Lil understands, I think. She and Christopher aren’t an obvious pair either. I like coming here. I’m glad she took me up, as one might take up petit poin
t, or the clarinet, or a pretty orphan. Relationships based on caprice suit me. I take what comes my way. Benj floated in and scooped me up as though I was a small hairy dog. No one had ever treated me with such disrespect, and I found it restful. I don’t suppose we’ll be together for ever, even though he depends on me more than he knows. In bed, we are harmonious.
He drove down today, with Guy in the front, so they could talk, he said. He likes being the raffish uncle. He offers the boy cigarettes, which he refuses, and takes him out to Muriel’s or the French Club. Showing off. Benj isn’t really a bohemian. He likes to lunch at the Ritz. But he knows the young are impressed by that kind of thing. Guy is nothing like as snubbing as most teenagers but this afternoon he barely spoke – he gets car-sick.
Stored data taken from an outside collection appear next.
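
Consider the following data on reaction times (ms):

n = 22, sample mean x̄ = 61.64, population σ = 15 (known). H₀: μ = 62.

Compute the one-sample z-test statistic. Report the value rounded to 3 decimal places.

test statistic = -0.113

SE = σ/√n = 15/√22 = 3.1980
z = (x̄−μ₀)/SE = (61.64−62)/3.1980 = -0.1126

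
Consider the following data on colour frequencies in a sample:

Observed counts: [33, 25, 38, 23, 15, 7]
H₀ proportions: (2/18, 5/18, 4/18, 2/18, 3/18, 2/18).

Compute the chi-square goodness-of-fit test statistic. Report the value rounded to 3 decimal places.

test statistic = 37.021

n = 141; E_i = n·p_i = [15.67, 39.17, 31.33, 15.67, 23.50, 15.67]
χ² = (33−15.67)²/15.67 + (25−39.17)²/39.17 + (38−31.33)²/31.33 + (23−15.67)²/15.67 + (15−23.50)²/23.50 + (7−15.67)²/15.67 = 37.0213
df = 5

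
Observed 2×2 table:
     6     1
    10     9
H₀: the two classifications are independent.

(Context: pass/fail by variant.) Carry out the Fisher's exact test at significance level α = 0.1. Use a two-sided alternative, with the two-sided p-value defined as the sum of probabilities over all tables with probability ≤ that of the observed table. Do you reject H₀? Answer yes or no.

Margins: r₁=7, r₂=19, c₁=16, c₂=10, n=26
p_obs = C(7,6)·C(19,10)/C(26,16); sum pmf over tables with pmf ≤ p_obs
p-value (two-sided) = 0.19039
At α=0.1: p ≥ α → fail to reject H₀

reject H₀: no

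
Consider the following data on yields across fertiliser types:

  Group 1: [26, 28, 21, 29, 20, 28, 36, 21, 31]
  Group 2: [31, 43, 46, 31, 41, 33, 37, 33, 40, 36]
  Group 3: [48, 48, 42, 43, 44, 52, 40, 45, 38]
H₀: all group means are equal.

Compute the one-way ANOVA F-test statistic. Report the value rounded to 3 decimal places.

test statistic = 28.838

Group means [26.67, 37.10, 44.44], grand mean 36.107
SSB = Σnᵢ(x̄ᵢ−x̄)² = 1437.556; SSW = ΣΣ(x−x̄ᵢ)² = 623.122
MSB = 1437.556/2 = 718.7782; MSW = 623.122/25 = 24.9249
F = MSB/MSW = 28.8378
df = (2, 25)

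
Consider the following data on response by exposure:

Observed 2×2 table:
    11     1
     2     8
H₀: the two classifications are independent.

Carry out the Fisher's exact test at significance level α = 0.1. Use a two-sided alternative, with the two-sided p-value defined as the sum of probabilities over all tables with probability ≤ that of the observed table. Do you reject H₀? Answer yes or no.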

Benj rambled on. His ridiculous car is another thing I like about my husband. I made a nest on the backseat, with the fur rug full of zipped-up pockets for your Thermos or your knitting. Of course Benj doesn’t knit but he likes ingenious contraptions. That thing like a fire extinguisher which supposedly creates soda water.
I read through my bit on mazes. If I can have a draft ready this week the typist at the Institute will make sense of it before term begins. Another thing that others might resent, but I find a relief, is that nobody ever asks about my work. Nicholas did as soon as he met me, because he’s inquisitive, but that’s different from being interested. I think it helped him bring me into focus (serious, unworldly, perhaps a bit of a crank) but he didn’t actually want to know about it. I’ve liked all the journalists I’ve met, but they don’t have much range.
After we dropped Guy with his friend – that drowning look he gave, the ordeal of a whole weekend’s politeness – I got in the front and Benj fiddled with the radio and we sang along together. Everything about Frank Sinatra is abhorrent to me: the cockiness, the smug voice, the assumed sophistication. All polish, no patina. But, for better or worse, I sing along.